On July 1 the government, via Zannini, presented a writ to judge Cirulli rejecting the latest offer by the Macri family firm Grupo Socma, accusing Correo Argentino of wishing to “stretch out the proceedings” that commenced in 2001 and requesting its bankruptcy.
The lawyers representing Socma in this case had offered a single cash payment of 1.011 billion pesos to settle its debt to the state, modifying what they had proposed in 2016 while Mauricio Macri was president. At that time the company offered 300 million pesos in instalments, a deal which the Macri government initially accepted. It eventually backtracked on the move when faced with a conflict of interests scandal.
‘CRUSADE’
In the letter published last Sunday in which he accused the Frente de Todos government of a “crusade” against his family, Macri attributed Correo Argentinos’s problems to the Néstor Kirchner presidency stripping its assets, charging that “equipment, vehicles, installations, infrastructure, computer systems and money from bank accounts” had all been removed without paying a peso.
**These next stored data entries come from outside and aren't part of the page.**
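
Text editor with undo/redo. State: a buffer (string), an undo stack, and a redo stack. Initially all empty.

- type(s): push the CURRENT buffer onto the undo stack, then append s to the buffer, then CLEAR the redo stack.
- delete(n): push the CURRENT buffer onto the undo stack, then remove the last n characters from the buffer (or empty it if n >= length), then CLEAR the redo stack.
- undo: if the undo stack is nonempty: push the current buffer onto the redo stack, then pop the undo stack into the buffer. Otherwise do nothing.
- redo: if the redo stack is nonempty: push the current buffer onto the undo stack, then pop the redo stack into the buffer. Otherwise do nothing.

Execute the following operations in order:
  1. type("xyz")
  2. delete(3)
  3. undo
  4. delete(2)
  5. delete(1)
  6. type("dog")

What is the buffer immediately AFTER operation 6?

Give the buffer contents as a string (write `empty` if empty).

Answer: dog

Derivation:
After op 1 (type): buf='xyz' undo_depth=1 redo_depth=0
After op 2 (delete): buf='(empty)' undo_depth=2 redo_depth=0
After op 3 (undo): buf='xyz' undo_depth=1 redo_depth=1
After op 4 (delete): buf='x' undo_depth=2 redo_depth=0
After op 5 (delete): buf='(empty)' undo_depth=3 redo_depth=0
After op 6 (type): buf='dog' undo_depth=4 redo_depth=0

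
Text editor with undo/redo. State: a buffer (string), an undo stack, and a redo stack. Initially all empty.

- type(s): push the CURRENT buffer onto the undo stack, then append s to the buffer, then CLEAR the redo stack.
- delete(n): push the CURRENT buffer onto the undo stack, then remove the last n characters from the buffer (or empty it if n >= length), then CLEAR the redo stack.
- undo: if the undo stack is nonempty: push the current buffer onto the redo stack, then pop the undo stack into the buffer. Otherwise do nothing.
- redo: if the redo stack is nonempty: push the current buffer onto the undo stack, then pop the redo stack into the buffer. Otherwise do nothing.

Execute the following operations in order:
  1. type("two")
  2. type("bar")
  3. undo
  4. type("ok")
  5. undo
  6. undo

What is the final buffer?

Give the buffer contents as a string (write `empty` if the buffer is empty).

After op 1 (type): buf='two' undo_depth=1 redo_depth=0
After op 2 (type): buf='twobar' undo_depth=2 redo_depth=0
After op 3 (undo): buf='two' undo_depth=1 redo_depth=1
After op 4 (type): buf='twook' undo_depth=2 redo_depth=0
After op 5 (undo): buf='two' undo_depth=1 redo_depth=1
After op 6 (undo): buf='(empty)' undo_depth=0 redo_depth=2

Answer: empty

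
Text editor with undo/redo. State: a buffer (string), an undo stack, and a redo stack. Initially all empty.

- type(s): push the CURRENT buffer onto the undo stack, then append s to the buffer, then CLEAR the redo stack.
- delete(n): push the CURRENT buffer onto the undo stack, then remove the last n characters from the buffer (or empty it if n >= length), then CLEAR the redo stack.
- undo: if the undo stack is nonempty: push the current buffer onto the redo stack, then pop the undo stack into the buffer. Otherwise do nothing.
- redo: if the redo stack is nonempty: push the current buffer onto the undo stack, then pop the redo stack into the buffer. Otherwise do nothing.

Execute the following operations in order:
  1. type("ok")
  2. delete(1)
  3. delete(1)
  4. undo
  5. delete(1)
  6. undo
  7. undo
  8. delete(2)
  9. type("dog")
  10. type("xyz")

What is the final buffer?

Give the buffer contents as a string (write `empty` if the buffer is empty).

Answer: dogxyz

Derivation:
After op 1 (type): buf='ok' undo_depth=1 redo_depth=0
After op 2 (delete): buf='o' undo_depth=2 redo_depth=0
After op 3 (delete): buf='(empty)' undo_depth=3 redo_depth=0
After op 4 (undo): buf='o' undo_depth=2 redo_depth=1
After op 5 (delete): buf='(empty)' undo_depth=3 redo_depth=0
After op 6 (undo): buf='o' undo_depth=2 redo_depth=1
After op 7 (undo): buf='ok' undo_depth=1 redo_depth=2
After op 8 (delete): buf='(empty)' undo_depth=2 redo_depth=0
After op 9 (type): buf='dog' undo_depth=3 redo_depth=0
After op 10 (type): buf='dogxyz' undo_depth=4 redo_depth=0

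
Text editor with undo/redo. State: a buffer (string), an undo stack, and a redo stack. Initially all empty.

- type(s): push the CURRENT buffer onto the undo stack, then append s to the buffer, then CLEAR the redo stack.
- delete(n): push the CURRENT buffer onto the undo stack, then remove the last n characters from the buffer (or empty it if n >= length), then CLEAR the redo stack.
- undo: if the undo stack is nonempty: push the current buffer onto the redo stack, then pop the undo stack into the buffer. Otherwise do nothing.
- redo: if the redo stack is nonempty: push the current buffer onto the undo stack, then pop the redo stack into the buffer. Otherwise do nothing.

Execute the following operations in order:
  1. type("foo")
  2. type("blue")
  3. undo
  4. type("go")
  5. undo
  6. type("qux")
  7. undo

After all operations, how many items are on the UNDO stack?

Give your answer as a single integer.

After op 1 (type): buf='foo' undo_depth=1 redo_depth=0
After op 2 (type): buf='fooblue' undo_depth=2 redo_depth=0
After op 3 (undo): buf='foo' undo_depth=1 redo_depth=1
After op 4 (type): buf='foogo' undo_depth=2 redo_depth=0
After op 5 (undo): buf='foo' undo_depth=1 redo_depth=1
After op 6 (type): buf='fooqux' undo_depth=2 redo_depth=0
After op 7 (undo): buf='foo' undo_depth=1 redo_depth=1

Answer: 1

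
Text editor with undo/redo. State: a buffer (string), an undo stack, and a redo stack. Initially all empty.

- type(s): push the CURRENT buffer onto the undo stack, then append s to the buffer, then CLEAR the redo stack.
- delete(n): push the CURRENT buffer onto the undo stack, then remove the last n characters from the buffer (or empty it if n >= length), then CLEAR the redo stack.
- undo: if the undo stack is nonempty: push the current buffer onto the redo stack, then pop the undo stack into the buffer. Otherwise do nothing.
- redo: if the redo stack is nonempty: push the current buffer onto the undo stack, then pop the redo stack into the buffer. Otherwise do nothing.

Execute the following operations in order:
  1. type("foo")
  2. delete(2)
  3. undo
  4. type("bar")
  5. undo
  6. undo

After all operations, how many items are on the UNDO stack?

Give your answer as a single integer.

Answer: 0

Derivation:
After op 1 (type): buf='foo' undo_depth=1 redo_depth=0
After op 2 (delete): buf='f' undo_depth=2 redo_depth=0
After op 3 (undo): buf='foo' undo_depth=1 redo_depth=1
After op 4 (type): buf='foobar' undo_depth=2 redo_depth=0
After op 5 (undo): buf='foo' undo_depth=1 redo_depth=1
After op 6 (undo): buf='(empty)' undo_depth=0 redo_depth=2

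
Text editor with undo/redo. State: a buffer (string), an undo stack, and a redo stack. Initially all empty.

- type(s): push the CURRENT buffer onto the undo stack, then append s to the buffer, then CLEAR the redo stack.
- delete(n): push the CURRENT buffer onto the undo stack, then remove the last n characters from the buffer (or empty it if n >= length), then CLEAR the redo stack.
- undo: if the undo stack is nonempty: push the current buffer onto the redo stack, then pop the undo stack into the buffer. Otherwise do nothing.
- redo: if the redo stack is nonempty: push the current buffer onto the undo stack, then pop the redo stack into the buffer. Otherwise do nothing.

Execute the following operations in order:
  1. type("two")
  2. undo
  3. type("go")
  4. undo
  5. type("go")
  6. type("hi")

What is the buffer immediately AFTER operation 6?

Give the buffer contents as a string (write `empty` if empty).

Answer: gohi

Derivation:
After op 1 (type): buf='two' undo_depth=1 redo_depth=0
After op 2 (undo): buf='(empty)' undo_depth=0 redo_depth=1
After op 3 (type): buf='go' undo_depth=1 redo_depth=0
After op 4 (undo): buf='(empty)' undo_depth=0 redo_depth=1
After op 5 (type): buf='go' undo_depth=1 redo_depth=0
After op 6 (type): buf='gohi' undo_depth=2 redo_depth=0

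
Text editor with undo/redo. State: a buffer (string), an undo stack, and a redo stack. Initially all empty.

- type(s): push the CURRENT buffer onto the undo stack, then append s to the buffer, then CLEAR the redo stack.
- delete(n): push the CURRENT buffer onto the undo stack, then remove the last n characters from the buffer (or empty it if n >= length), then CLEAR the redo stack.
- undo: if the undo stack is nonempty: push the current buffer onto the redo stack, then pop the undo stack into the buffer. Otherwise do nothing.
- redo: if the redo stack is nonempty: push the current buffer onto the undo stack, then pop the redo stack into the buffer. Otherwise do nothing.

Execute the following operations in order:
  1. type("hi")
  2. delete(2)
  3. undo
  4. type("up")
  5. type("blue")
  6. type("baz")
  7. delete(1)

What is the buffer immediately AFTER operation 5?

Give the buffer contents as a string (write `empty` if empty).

Answer: hiupblue

Derivation:
After op 1 (type): buf='hi' undo_depth=1 redo_depth=0
After op 2 (delete): buf='(empty)' undo_depth=2 redo_depth=0
After op 3 (undo): buf='hi' undo_depth=1 redo_depth=1
After op 4 (type): buf='hiup' undo_depth=2 redo_depth=0
After op 5 (type): buf='hiupblue' undo_depth=3 redo_depth=0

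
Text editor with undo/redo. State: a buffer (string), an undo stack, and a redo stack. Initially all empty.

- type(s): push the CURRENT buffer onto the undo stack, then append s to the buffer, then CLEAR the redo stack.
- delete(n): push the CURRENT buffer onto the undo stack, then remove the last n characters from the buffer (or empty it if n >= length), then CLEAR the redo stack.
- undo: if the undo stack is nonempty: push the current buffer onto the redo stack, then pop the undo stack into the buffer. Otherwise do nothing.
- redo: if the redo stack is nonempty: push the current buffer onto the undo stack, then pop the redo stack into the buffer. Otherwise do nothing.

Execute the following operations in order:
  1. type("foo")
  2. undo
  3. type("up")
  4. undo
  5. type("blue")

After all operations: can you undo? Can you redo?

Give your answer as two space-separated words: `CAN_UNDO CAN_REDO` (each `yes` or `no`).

After op 1 (type): buf='foo' undo_depth=1 redo_depth=0
After op 2 (undo): buf='(empty)' undo_depth=0 redo_depth=1
After op 3 (type): buf='up' undo_depth=1 redo_depth=0
After op 4 (undo): buf='(empty)' undo_depth=0 redo_depth=1
After op 5 (type): buf='blue' undo_depth=1 redo_depth=0

Answer: yes no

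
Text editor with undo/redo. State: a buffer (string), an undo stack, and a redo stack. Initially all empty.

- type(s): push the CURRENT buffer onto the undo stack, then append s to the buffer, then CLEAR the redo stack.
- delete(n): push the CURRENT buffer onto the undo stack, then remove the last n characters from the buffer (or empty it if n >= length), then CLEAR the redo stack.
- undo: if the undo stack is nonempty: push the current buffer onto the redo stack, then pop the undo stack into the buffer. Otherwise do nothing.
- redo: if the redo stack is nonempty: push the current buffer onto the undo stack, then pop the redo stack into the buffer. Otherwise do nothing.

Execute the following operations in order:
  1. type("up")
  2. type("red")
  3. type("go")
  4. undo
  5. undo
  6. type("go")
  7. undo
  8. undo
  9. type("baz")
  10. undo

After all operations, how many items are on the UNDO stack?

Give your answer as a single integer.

After op 1 (type): buf='up' undo_depth=1 redo_depth=0
After op 2 (type): buf='upred' undo_depth=2 redo_depth=0
After op 3 (type): buf='upredgo' undo_depth=3 redo_depth=0
After op 4 (undo): buf='upred' undo_depth=2 redo_depth=1
After op 5 (undo): buf='up' undo_depth=1 redo_depth=2
After op 6 (type): buf='upgo' undo_depth=2 redo_depth=0
After op 7 (undo): buf='up' undo_depth=1 redo_depth=1
After op 8 (undo): buf='(empty)' undo_depth=0 redo_depth=2
After op 9 (type): buf='baz' undo_depth=1 redo_depth=0
After op 10 (undo): buf='(empty)' undo_depth=0 redo_depth=1

Answer: 0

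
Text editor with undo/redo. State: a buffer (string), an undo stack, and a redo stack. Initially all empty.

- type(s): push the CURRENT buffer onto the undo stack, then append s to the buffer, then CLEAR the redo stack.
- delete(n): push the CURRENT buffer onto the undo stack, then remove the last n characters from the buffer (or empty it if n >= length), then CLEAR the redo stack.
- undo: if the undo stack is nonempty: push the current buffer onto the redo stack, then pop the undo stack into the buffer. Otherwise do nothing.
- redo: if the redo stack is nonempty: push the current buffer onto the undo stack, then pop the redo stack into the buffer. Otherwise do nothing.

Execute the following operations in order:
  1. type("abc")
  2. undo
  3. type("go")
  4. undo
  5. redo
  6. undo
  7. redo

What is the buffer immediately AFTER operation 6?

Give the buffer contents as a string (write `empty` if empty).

Answer: empty

Derivation:
After op 1 (type): buf='abc' undo_depth=1 redo_depth=0
After op 2 (undo): buf='(empty)' undo_depth=0 redo_depth=1
After op 3 (type): buf='go' undo_depth=1 redo_depth=0
After op 4 (undo): buf='(empty)' undo_depth=0 redo_depth=1
After op 5 (redo): buf='go' undo_depth=1 redo_depth=0
After op 6 (undo): buf='(empty)' undo_depth=0 redo_depth=1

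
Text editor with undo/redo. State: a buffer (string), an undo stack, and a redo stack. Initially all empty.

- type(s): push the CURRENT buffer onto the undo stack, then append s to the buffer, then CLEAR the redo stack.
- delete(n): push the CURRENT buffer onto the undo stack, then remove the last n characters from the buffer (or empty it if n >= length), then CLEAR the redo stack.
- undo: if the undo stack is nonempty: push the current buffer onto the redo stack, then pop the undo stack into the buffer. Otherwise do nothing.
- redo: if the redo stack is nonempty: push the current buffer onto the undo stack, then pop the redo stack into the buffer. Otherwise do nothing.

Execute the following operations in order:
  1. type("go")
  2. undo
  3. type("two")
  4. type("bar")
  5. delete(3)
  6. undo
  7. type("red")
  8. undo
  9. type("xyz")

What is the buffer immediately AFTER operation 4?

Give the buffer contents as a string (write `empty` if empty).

Answer: twobar

Derivation:
After op 1 (type): buf='go' undo_depth=1 redo_depth=0
After op 2 (undo): buf='(empty)' undo_depth=0 redo_depth=1
After op 3 (type): buf='two' undo_depth=1 redo_depth=0
After op 4 (type): buf='twobar' undo_depth=2 redo_depth=0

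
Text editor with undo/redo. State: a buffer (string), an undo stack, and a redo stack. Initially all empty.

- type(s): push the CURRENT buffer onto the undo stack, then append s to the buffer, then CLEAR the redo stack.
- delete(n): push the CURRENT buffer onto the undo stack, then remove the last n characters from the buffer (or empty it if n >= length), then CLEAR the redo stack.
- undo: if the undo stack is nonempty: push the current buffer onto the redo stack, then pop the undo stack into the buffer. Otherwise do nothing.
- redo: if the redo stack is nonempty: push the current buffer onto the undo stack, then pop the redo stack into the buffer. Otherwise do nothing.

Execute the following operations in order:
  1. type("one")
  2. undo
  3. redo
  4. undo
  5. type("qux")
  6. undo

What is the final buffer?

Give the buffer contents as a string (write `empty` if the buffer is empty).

After op 1 (type): buf='one' undo_depth=1 redo_depth=0
After op 2 (undo): buf='(empty)' undo_depth=0 redo_depth=1
After op 3 (redo): buf='one' undo_depth=1 redo_depth=0
After op 4 (undo): buf='(empty)' undo_depth=0 redo_depth=1
After op 5 (type): buf='qux' undo_depth=1 redo_depth=0
After op 6 (undo): buf='(empty)' undo_depth=0 redo_depth=1

Answer: empty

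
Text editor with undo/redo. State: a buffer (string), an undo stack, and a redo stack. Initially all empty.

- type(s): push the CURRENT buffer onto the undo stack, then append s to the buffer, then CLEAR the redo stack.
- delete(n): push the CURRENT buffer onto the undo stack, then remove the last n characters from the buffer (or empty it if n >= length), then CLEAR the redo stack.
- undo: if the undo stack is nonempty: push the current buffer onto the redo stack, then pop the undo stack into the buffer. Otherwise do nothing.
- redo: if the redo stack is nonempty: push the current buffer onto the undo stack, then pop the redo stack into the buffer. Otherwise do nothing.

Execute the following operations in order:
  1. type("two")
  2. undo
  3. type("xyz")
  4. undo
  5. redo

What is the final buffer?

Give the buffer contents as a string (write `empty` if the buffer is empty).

After op 1 (type): buf='two' undo_depth=1 redo_depth=0
After op 2 (undo): buf='(empty)' undo_depth=0 redo_depth=1
After op 3 (type): buf='xyz' undo_depth=1 redo_depth=0
After op 4 (undo): buf='(empty)' undo_depth=0 redo_depth=1
After op 5 (redo): buf='xyz' undo_depth=1 redo_depth=0

Answer: xyz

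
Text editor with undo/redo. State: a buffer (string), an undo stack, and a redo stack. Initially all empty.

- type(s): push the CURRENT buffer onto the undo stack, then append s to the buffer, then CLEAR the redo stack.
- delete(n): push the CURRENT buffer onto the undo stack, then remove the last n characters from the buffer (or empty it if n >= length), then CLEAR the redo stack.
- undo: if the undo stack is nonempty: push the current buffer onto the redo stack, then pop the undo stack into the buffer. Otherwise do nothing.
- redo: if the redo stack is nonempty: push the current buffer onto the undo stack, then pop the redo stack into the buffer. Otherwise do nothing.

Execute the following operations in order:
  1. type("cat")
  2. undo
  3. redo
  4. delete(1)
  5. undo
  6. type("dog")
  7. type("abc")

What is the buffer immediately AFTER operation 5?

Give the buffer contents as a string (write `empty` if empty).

After op 1 (type): buf='cat' undo_depth=1 redo_depth=0
After op 2 (undo): buf='(empty)' undo_depth=0 redo_depth=1
After op 3 (redo): buf='cat' undo_depth=1 redo_depth=0
After op 4 (delete): buf='ca' undo_depth=2 redo_depth=0
After op 5 (undo): buf='cat' undo_depth=1 redo_depth=1

Answer: cat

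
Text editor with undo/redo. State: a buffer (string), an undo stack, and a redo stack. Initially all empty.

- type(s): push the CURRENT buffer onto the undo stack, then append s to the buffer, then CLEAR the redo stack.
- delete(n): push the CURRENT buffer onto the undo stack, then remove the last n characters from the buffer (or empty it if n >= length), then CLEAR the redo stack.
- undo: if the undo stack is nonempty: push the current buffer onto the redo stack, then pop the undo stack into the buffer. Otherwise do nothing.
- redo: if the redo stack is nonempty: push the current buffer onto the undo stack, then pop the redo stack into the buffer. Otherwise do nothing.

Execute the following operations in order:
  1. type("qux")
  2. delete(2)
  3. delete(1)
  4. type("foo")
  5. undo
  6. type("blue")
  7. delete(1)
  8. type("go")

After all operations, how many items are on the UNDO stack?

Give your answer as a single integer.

After op 1 (type): buf='qux' undo_depth=1 redo_depth=0
After op 2 (delete): buf='q' undo_depth=2 redo_depth=0
After op 3 (delete): buf='(empty)' undo_depth=3 redo_depth=0
After op 4 (type): buf='foo' undo_depth=4 redo_depth=0
After op 5 (undo): buf='(empty)' undo_depth=3 redo_depth=1
After op 6 (type): buf='blue' undo_depth=4 redo_depth=0
After op 7 (delete): buf='blu' undo_depth=5 redo_depth=0
After op 8 (type): buf='blugo' undo_depth=6 redo_depth=0

Answer: 6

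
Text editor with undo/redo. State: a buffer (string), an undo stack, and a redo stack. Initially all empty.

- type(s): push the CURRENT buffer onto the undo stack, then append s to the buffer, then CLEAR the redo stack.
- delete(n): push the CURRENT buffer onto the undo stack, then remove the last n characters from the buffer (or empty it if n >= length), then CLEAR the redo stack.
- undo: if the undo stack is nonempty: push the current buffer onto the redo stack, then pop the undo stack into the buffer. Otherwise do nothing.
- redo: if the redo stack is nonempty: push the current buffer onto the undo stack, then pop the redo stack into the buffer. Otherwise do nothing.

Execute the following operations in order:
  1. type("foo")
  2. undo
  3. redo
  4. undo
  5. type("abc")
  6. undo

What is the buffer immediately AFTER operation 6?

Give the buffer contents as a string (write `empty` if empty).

Answer: empty

Derivation:
After op 1 (type): buf='foo' undo_depth=1 redo_depth=0
After op 2 (undo): buf='(empty)' undo_depth=0 redo_depth=1
After op 3 (redo): buf='foo' undo_depth=1 redo_depth=0
After op 4 (undo): buf='(empty)' undo_depth=0 redo_depth=1
After op 5 (type): buf='abc' undo_depth=1 redo_depth=0
After op 6 (undo): buf='(empty)' undo_depth=0 redo_depth=1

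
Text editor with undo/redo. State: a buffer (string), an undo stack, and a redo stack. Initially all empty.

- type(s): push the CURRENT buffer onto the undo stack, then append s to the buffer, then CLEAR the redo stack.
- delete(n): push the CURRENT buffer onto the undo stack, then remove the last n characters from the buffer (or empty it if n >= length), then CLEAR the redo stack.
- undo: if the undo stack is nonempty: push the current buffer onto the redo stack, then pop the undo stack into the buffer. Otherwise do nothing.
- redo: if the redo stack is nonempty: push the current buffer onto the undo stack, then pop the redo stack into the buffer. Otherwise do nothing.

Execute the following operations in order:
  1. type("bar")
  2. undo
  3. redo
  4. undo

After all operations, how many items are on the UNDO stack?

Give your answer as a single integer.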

His letter alleged that the post office case was a vendetta mounted via the judicial system as manipulated by Zannini, a veteran Kirchnerite politician who served as legal and technical secretary in successive governments led by former presidents Néstor Kirchner and Cristina Fernández de Kirchner.
Macri also aimed his fire at Boquín, saying that she never had the slightest interest in collecting the state’s debts but only in seeing Correo Argentino go bust. He appealed to judge Cirulli and Appeals Court judges María Lilia Díaz Cordero and Matilde Ballerini to “halt these assaults,” while there was still time if they did not want to “pass into history as a protagonist responsible for having contributed towards transforming our beloved country into Argenzuela.”
“I do not ask for privileges, I ask for justice,” were his closing words.
The ex-president is currently in Europe to promote his book Primer Tiempo and maintain his contacts with European politicians.
Correo Argentino SA echoed ex-president Macri’s letter, charging that Zannini is behind a campaign of “persecution and vengeance.”
The company underlined that all the post office’s creditors had accepted its offer and that the bankruptcy had been ruled by a challenged judge.
“It is incredible that the state should expropriate the assets of a company while leaving its debts and not accepting a 100 percent payment in order to drive it into bankruptcy. All for vengeance and political interests. A further step towards Argenzuela,” concluded the statement of the Grupo Macri holding.